If an irresolvable ending is not up your alley, then I still recommend reading it with this hanging at the back of your mind:
But what if we could learn how to navigate these paradoxical spaces, even if only virtually; what if we could become familiar, even comfortable, with their strangeness, perhaps to the point of experiencing them as a kind of second nature? (Michael Foucault, The Order of Things)

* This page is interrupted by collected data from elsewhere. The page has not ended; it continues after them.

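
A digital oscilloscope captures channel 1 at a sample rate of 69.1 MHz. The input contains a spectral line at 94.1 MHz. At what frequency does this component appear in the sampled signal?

25 MHz

94.1 MHz mod fs = 25 MHz.
25 MHz ≤ fs/2 = 34.55 MHz, appears at 25 MHz.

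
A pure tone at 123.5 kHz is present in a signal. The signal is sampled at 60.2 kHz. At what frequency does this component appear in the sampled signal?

123.5 kHz mod fs = 3.1 kHz.
3.1 kHz ≤ fs/2 = 30.1 kHz, appears at 3.1 kHz.

3.1 kHz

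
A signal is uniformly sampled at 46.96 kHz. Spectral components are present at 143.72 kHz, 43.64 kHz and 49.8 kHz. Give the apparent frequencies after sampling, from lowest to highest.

fs/2 = 23.48 kHz.
143.72 kHz mod fs = 2.84 kHz.
2.84 kHz ≤ fs/2 = 23.48 kHz, appears at 2.84 kHz.
43.64 kHz > fs/2 = 23.48 kHz, folds to fs − 43.64 kHz = 3.32 kHz.
49.8 kHz mod fs = 2.84 kHz.
2.84 kHz ≤ fs/2 = 23.48 kHz, appears at 2.84 kHz.
Distinct values: {2.84 kHz, 3.32 kHz}.

2.84 kHz, 3.32 kHz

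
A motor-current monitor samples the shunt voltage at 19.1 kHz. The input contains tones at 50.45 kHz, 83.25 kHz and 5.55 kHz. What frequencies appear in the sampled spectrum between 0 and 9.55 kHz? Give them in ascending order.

fs/2 = 9.55 kHz.
50.45 kHz mod fs = 12.25 kHz.
12.25 kHz > fs/2 = 9.55 kHz, folds to fs − 12.25 kHz = 6.85 kHz.
83.25 kHz mod fs = 6.85 kHz.
6.85 kHz ≤ fs/2 = 9.55 kHz, appears at 6.85 kHz.
5.55 kHz ≤ fs/2 = 9.55 kHz, passes unchanged.
Distinct values: {5.55 kHz, 6.85 kHz}.

5.55 kHz, 6.85 kHz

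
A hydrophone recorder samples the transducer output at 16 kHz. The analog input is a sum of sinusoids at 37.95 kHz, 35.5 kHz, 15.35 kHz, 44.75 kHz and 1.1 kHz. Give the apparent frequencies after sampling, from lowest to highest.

fs/2 = 8 kHz.
37.95 kHz mod fs = 5.95 kHz.
5.95 kHz ≤ fs/2 = 8 kHz, appears at 5.95 kHz.
35.5 kHz mod fs = 3.5 kHz.
3.5 kHz ≤ fs/2 = 8 kHz, appears at 3.5 kHz.
15.35 kHz > fs/2 = 8 kHz, folds to fs − 15.35 kHz = 0.65 kHz.
44.75 kHz mod fs = 12.75 kHz.
12.75 kHz > fs/2 = 8 kHz, folds to fs − 12.75 kHz = 3.25 kHz.
1.1 kHz ≤ fs/2 = 8 kHz, passes unchanged.
Distinct values: {0.65 kHz, 1.1 kHz, 3.25 kHz, 3.5 kHz, 5.95 kHz}.

0.65 kHz, 1.1 kHz, 3.25 kHz, 3.5 kHz, 5.95 kHz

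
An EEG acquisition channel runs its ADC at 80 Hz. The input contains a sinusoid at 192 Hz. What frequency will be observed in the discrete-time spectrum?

32 Hz

192 Hz mod fs = 32 Hz.
32 Hz ≤ fs/2 = 40 Hz, appears at 32 Hz.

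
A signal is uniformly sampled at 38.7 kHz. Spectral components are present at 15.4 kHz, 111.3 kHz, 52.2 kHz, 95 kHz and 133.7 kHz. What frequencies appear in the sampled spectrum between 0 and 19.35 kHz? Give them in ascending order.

fs/2 = 19.35 kHz.
15.4 kHz ≤ fs/2 = 19.35 kHz, passes unchanged.
111.3 kHz mod fs = 33.9 kHz.
33.9 kHz > fs/2 = 19.35 kHz, folds to fs − 33.9 kHz = 4.8 kHz.
52.2 kHz mod fs = 13.5 kHz.
13.5 kHz ≤ fs/2 = 19.35 kHz, appears at 13.5 kHz.
95 kHz mod fs = 17.6 kHz.
17.6 kHz ≤ fs/2 = 19.35 kHz, appears at 17.6 kHz.
133.7 kHz mod fs = 17.6 kHz.
17.6 kHz ≤ fs/2 = 19.35 kHz, appears at 17.6 kHz.
Distinct values: {4.8 kHz, 13.5 kHz, 15.4 kHz, 17.6 kHz}.

4.8 kHz, 13.5 kHz, 15.4 kHz, 17.6 kHz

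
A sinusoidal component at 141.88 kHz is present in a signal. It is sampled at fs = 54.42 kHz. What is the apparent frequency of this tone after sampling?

141.88 kHz mod fs = 33.04 kHz.
33.04 kHz > fs/2 = 27.21 kHz, folds to fs − 33.04 kHz = 21.38 kHz.

21.38 kHz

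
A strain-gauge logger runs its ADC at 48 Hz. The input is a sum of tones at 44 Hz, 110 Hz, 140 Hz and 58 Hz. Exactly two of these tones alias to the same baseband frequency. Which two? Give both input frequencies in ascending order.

fs/2 = 24 Hz.
44 Hz > fs/2 = 24 Hz, folds to fs − 44 Hz = 4 Hz.
110 Hz mod fs = 14 Hz.
14 Hz ≤ fs/2 = 24 Hz, appears at 14 Hz.
140 Hz mod fs = 44 Hz.
44 Hz > fs/2 = 24 Hz, folds to fs − 44 Hz = 4 Hz.
58 Hz mod fs = 10 Hz.
10 Hz ≤ fs/2 = 24 Hz, appears at 10 Hz.
44 Hz and 140 Hz both map to 4 Hz.

44 Hz, 140 Hz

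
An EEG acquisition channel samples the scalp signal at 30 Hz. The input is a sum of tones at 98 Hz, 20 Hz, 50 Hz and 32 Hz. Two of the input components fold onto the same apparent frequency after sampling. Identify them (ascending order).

20 Hz, 50 Hz

fs/2 = 15 Hz.
98 Hz mod fs = 8 Hz.
8 Hz ≤ fs/2 = 15 Hz, appears at 8 Hz.
20 Hz > fs/2 = 15 Hz, folds to fs − 20 Hz = 10 Hz.
50 Hz mod fs = 20 Hz.
20 Hz > fs/2 = 15 Hz, folds to fs − 20 Hz = 10 Hz.
32 Hz mod fs = 2 Hz.
2 Hz ≤ fs/2 = 15 Hz, appears at 2 Hz.
20 Hz and 50 Hz both map to 10 Hz.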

Early Pynchon is a hard nut on a first read and a very pleasant one on your second try. Going in every direction Pynchon points us to – logical and baffling - we arrive at two oversimplified takeaways: no overthinking. Things are less rational than they appear to be. It’s the human, for Pynchon, who is the fulcrum upon which coincidences land and bounce back as facts. Without noticing, the summation of events, accounts, tales, and records is colonised as one speaks – whether a fact is tragic, ironic, or glorious is subject to the historian’s choice of narrative flair. A notion which brings us to our second bullet point where we say that Pynchon doesn’t bluntly reject the block chains of events that constitute the cortex of history; rather, he departs from conventional interpretations that prefer the gravity of one event over the other, the rule of the mightier than suffering of the serf. Is Pynchon aware of gravity despite his weightless tongue? Was Hughes holding a bad beat all along or Onassis had stashed an Ace of Cups beneath the brim of his felt hat? Straight Flush or Royal Flush, North or South, Red or Blue. Who is Jerry Fletcher?